Trout Unlimited is seeking protection on parts of the north, middle and south branches of Thompson Creek due to their outstanding water quality and unique cutthroat trout populations. All three branches are located within U.S. Forest Service lands and are not on private properties.
Outstanding Waters is a protective designation that would preserve the current water quality as the baseline standard for any activities permitted by the state of Colorado.
“What that would mean is if some state-permitted activity were to come along, this would ensure the water quality has to stay the same as it is now,” said Aaron Kindle, the Colorado field coordinator for Trout Unlimited. “There could be no future degradation of the water quality in those streams.”
The water-quality standard is triggered when local, state or federal approvals are sought for activity that could affect the quality of the designated waters.
Permits authorizing discharge into Outstanding Waters areas or their tributaries, whether on private or public lands, would not be authorized unless the quality of water discharged is equal or better than the established baseline standard.
The north and middle Thompson creeks are home to a conservation population of Colorado River cutthroat trout that Trout Unlimited wants to see protected due to their genetic purity.
The Outstanding Waters designation also would protect Park Creek, a tributary of North Thompson Creek that contains a Lineage GB population of cutthroat trout.
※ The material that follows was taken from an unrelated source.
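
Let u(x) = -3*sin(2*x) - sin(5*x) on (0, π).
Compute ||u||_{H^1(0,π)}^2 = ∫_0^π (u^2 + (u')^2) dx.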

The Lineage GB, or green back, is the indigenous fish that has persisted in this area for roughly 10,000 years.
“We’re trying to protect a genetically pure cutthroat population that’s been around since the last ice age,” Kindle said. “We’re doing everything we can to protect these cutthroat creeks.”
Kindle said Trout Unlimited has done extensive outreach to nearby landowners, ranchers that use those areas to graze their cattle, energy companies that hold leases in those areas and Colorado Parks and Wildlife.
The proposal is set to go before the Water Quality Control Commission on June 9 in Grand Junction.